“Whose Line” Live, from the Cheap Seats

Whose Life Anyway!

Dateline: April l7, 2017 — For years the wacky improv series Whose Line Is It Anyway? was a staple on our family TV. The ABC version hosted by Drew Carey caught our attention first with its classic lineup of Ryan Stiles, Colin Mochrie, Wayne Brady, and rotating fourth spot occupied at various times by Greg Proops, Brad Sherwood, future Nashville costar Chip Esten, and more. For a while we expanded our intake to include Comedy Central reruns of the original UK version, which featured several of the same players to varying degrees, but introduced us to original host Clive Anderson and a wide variety of British comedians, nearly none of whom we’d heard of before or since except for Stephen Fry. At the very least, we can thank the frequent overseas pop-culture references of comedian Tony Slattery for teaching us American hicks what EastEnders is.


Old National Centre!

When we found out a sort-of roadshow version of Whose Line was coming here to Indianapolis, and my wife found an offer for discount tickets, we decided why not go for it.

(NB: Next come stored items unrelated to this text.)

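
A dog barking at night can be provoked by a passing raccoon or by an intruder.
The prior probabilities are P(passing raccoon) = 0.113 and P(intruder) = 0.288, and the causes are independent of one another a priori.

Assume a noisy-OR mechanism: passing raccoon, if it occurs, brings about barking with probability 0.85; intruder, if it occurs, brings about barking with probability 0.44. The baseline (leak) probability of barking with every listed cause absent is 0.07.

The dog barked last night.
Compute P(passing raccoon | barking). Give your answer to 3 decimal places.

P(passing raccoon | barking) ≈ 0.373

Under noisy-OR, P(barking | causes) = 1 − (1−0.07)·∏(1−qᵢ) over the active causes.
Sum P(barking|·) weighted by the priors over the 4 (passing raccoon, intruder) configurations:
  P(barking) = 0.07·0.887·0.712 + 0.4792·0.887·0.288 + 0.8605·0.113·0.712 + 0.92188·0.113·0.288
        = 0.044208 + 0.122415 + 0.069232 + 0.030002 = 0.265857
The terms with passing raccoon present sum to 0.099234, so
  P(passing raccoon | barking) = 0.099234 / 0.265857 ≈ 0.373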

Thus we spent the evening in downtown Indianapolis at the Old National Centre, one of our most splendid-looking concert venues from the outside. It was built by the Shriners in the 1900s and originally called the Murat Temple. To this day most locals still call it the Murat because “the Old National Centre”, renamed in honor of Old National Bank, is yet another example of a local landmark losing individuality in the name of corporate rebranding. Some of us are still old enough to be bitter about the Hoosier Dome being renamed the RCA Dome before it was demolished and replaced with Lucas Oil Stadium, which has never known the hometown pride of a non-corporate name.

Minaret!

Minaret closeup for the architecture fans out there.

This was my fourth Murat experience to date. My previous events:

* Sometime prior to 2010 (neither of us can remember when): Bob Newhart, doing his classic standup bits.
* 3/6/2008: Henry Rollins on his spoken-word Provoked tour. Someone remind me sometime to retell what I can recall of that evening.
* 5/28/2015: “Weird Al” Yankovic! As recounted here on MCC.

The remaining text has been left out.